Assumable mortgage is a term for mortgages that can be transferred to another person. If a mortgage is assumable, the selling owner transfers the title and mortgage to the buyer instead of the buyer getting a different mortgage. This process can save the buyer fees and lots of money on interest if the mortgage has lower interest than the market.

assumption

An assumption is an assertion or statement that is taken as true or supposed as a fact without proof or substantiating evidence. An assumption may also be the act of taking over (another individual or entity’s) duty or responsibility.
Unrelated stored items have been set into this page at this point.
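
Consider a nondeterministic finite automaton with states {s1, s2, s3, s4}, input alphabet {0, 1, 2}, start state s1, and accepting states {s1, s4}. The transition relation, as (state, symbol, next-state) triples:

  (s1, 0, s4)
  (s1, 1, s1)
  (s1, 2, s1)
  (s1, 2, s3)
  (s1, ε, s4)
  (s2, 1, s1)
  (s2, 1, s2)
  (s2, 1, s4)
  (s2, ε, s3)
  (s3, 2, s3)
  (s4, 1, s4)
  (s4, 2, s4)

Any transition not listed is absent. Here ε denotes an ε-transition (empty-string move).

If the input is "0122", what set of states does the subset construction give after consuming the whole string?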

[Last reviewed in June of 2021 by the Wex Definitions Team]

assured

Assured is used to refer to a person who is protected by insurance coverage against any loss or damage mentioned in the insurance policy purchased from an insurance company or an underwriter. In the context of insurance, the terms “insured” and “assured” are generally used interchangeably as the person for whose benefit the policy is written and to whom the loss will be payable.

attached

Attached property is property that has been seized pursuant to a court order, either as a provisional pre-judgment remedy or for the enforcement of a final judgment. Property may be attached only after the commencement of a lawsuit. In a pre-judgment request that property be attached, the movant must generally demonstrate a substantial risk of a future potential judgment’s lack of enforceability.

attestator

An attestator is a person who attests or verifies the authenticity of a document or signature by adding their own signature or stamp. Accordingly, such a document becomes attested, which means it has been acknowledged as an authentic document that can be used in a court or be held as binding on the parties involved.